Most were hostile and distrustful of reporters because they believe that labor unions -- theirs in particular -- have been unfairly portrayed in the media, and many don't want their names to appear in news stories.

The Teamsters, with more than 1.6-million members "the largest union in the free world," is a world unto itself, a sometimes frightening enigma to those who study it. Its very success as a union made it an attractive target for organized crime, lured by massive union pension funds and by the centralized power of a union that at times could be twisted into a base for extortion and racketeering, occasionally even murder.

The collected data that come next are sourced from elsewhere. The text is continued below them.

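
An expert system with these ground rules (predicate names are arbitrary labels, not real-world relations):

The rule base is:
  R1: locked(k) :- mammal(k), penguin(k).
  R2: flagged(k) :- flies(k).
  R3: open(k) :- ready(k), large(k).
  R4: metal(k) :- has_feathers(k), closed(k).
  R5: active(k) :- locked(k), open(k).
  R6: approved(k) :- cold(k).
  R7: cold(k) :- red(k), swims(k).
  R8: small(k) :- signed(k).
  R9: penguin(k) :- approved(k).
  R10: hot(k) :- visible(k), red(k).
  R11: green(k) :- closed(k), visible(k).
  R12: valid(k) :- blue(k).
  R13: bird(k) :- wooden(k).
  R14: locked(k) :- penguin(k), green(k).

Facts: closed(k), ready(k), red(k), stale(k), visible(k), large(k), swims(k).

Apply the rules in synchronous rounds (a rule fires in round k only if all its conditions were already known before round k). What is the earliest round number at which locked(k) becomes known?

4

Round 1 — R3, R7, R10, R11, derive open(k), cold(k), hot(k), green(k).
Round 2 — R6, derive approved(k).
Round 3 — R9, derive penguin(k).
Round 4 — R14, derive locked(k).
locked(k) first appears in round 4.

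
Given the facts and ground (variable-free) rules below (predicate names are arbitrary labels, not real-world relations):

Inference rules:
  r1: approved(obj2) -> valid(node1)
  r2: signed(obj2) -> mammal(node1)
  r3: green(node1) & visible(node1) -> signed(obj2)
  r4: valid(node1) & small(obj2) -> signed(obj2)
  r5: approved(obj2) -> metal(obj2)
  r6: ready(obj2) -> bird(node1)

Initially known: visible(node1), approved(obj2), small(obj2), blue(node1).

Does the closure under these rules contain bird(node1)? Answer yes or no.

no

Round 1: r1 [approved(obj2) -> valid(node1)]; r5 [approved(obj2) -> metal(obj2)]. Adds valid(node1), metal(obj2).
Round 2: r4 [valid(node1) & small(obj2) -> signed(obj2)]. Adds signed(obj2).
Round 3: r2 [signed(obj2) -> mammal(node1)]. Adds mammal(node1).
Fixed point reached. bird(node1) is concluded only by r6; r6 needs ready(obj2) (never derived).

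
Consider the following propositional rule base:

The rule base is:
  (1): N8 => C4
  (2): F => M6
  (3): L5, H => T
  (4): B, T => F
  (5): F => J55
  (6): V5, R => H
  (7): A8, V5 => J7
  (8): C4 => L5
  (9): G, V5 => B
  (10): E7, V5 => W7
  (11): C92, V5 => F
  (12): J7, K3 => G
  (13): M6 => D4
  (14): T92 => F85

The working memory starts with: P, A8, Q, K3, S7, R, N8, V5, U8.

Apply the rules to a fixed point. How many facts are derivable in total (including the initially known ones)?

Round 1: (1) [N8 => C4]; (6) [V5, R => H]; (7) [A8, V5 => J7]. New: C4, H, J7.
Round 2: (8) [C4 => L5]; (12) [J7, K3 => G]. New: L5, G.
Round 3: (3) [L5, H => T]; (9) [G, V5 => B]. New: T, B.
Round 4: (4) [B, T => F]. New: F.
Round 5: (2) [F => M6]; (5) [F => J55]. New: M6, J55.
Round 6: (13) [M6 => D4]. New: D4.
Closure: {A8, B, C4, D4, F, G, H, J55, J7, K3, L5, M6, N8, P, Q, R, S7, T, U8, V5} — 20 facts.

20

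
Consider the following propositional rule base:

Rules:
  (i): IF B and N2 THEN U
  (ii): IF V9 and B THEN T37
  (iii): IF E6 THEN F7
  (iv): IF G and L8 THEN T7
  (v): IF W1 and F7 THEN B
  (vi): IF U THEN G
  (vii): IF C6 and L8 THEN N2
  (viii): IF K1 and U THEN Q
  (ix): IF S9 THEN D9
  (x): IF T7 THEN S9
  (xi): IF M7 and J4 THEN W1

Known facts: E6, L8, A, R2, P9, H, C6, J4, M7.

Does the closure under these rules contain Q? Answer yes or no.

Round 1: (iii) [IF E6 THEN F7]; (vii) [IF C6 and L8 THEN N2]; (xi) [IF M7 and J4 THEN W1]. New: F7, N2, W1.
Round 2: (v) [IF W1 and F7 THEN B]. New: B.
Round 3: (i) [IF B and N2 THEN U]. New: U.
Round 4: (vi) [IF U THEN G]. New: G.
Round 5: (iv) [IF G and L8 THEN T7]. New: T7.
Round 6: (x) [IF T7 THEN S9]. New: S9.
Round 7: (ix) [IF S9 THEN D9]. New: D9.
Fixed point reached. Q is concluded only by (viii); (viii) needs K1 (never derived).

no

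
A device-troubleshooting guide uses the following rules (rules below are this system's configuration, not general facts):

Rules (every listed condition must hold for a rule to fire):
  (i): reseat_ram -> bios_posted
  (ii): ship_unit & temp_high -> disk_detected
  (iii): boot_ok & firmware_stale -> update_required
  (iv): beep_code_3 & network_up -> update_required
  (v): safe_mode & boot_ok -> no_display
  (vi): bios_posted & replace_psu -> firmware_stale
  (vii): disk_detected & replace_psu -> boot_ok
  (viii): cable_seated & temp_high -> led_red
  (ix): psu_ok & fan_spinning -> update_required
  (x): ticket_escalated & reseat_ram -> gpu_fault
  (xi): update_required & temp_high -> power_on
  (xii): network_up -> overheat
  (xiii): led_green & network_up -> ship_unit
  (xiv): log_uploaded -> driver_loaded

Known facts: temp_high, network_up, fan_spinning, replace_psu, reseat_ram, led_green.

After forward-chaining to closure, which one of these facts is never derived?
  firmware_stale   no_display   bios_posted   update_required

no_display

Round 1 — (i), (xii), (xiii), derive bios_posted, overheat, ship_unit.
Round 2 — (ii), (vi), derive disk_detected, firmware_stale.
Round 3 — (vii), derive boot_ok.
Round 4 — (iii), derive update_required.
Round 5 — (xi), derive power_on.
Derived: firmware_stale (round 2), update_required (round 4), bios_posted (round 1). no_display never appears in any round.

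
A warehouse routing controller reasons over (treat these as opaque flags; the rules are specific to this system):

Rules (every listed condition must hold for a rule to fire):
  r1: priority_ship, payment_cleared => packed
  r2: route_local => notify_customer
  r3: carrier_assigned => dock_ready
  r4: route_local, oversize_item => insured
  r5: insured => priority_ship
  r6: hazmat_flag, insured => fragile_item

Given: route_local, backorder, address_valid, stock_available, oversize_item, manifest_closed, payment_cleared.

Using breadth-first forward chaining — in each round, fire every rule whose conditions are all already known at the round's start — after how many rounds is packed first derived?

3

Round 1: r2 [route_local => notify_customer]; r4 [route_local, oversize_item => insured]. New: notify_customer, insured.
Round 2: r5 [insured => priority_ship]. New: priority_ship.
Round 3: r1 [priority_ship, payment_cleared => packed]. New: packed.
packed first appears in round 3.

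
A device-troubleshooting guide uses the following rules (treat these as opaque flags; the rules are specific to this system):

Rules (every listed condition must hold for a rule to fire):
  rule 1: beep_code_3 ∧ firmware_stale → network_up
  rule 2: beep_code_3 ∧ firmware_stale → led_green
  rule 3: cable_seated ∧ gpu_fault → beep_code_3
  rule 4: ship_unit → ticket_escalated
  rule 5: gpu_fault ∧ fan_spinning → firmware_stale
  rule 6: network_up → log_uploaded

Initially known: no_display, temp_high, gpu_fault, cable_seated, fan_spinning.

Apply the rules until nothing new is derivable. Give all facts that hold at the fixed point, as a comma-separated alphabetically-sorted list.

beep_code_3, cable_seated, fan_spinning, firmware_stale, gpu_fault, led_green, log_uploaded, network_up, no_display, temp_high

Round 1 fires rule 3, rule 5, giving beep_code_3, firmware_stale.
Round 2 fires rule 1, rule 2, giving network_up, led_green.
Round 3 fires rule 6, giving log_uploaded.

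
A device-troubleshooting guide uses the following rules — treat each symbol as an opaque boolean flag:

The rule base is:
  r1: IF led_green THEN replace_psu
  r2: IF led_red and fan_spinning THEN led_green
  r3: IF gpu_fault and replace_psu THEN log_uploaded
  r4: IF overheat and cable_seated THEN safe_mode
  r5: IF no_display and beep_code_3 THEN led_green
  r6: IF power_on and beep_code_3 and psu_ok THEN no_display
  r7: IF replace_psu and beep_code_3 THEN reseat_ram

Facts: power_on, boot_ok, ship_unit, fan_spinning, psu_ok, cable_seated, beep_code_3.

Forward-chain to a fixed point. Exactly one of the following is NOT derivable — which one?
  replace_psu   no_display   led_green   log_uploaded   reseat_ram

log_uploaded

Round 1: r6 [IF power_on and beep_code_3 and psu_ok THEN no_display]. New: no_display.
Round 2: r5 [IF no_display and beep_code_3 THEN led_green]. New: led_green.
Round 3: r1 [IF led_green THEN replace_psu]. New: replace_psu.
Round 4: r7 [IF replace_psu and beep_code_3 THEN reseat_ram]. New: reseat_ram.
Derived: no_display (round 1), replace_psu (round 3), led_green (round 2), reseat_ram (round 4). log_uploaded never appears in any round.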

The other side of the story, which union officials insist is rarely told, is the role of 700 different Teamsters locals around the nation in bettering the lives of their members: winning the best contracts in various industries, strongly supporting progressive legislation, vigorously backing community programs and charities, and, in a bleak era for unions, building a modern, fully computerized Washington headquarters whose research, legal, lobbying, communications and organizational capabilities dwarf those of most other unions in America.

Presser is the fourth Teamster president of the last five to be indicted, and the third elected while facing criminal charges. The outside world wonders when the Teamsters will ever clean house.

But inside the union, it is seen differently: the Teamsters are persecuted, investigated more than anyone else, often wrongly accused, and the actual crimes of a few are exaggerated to discredit the union -- because government and corporate officials don't like strong unions.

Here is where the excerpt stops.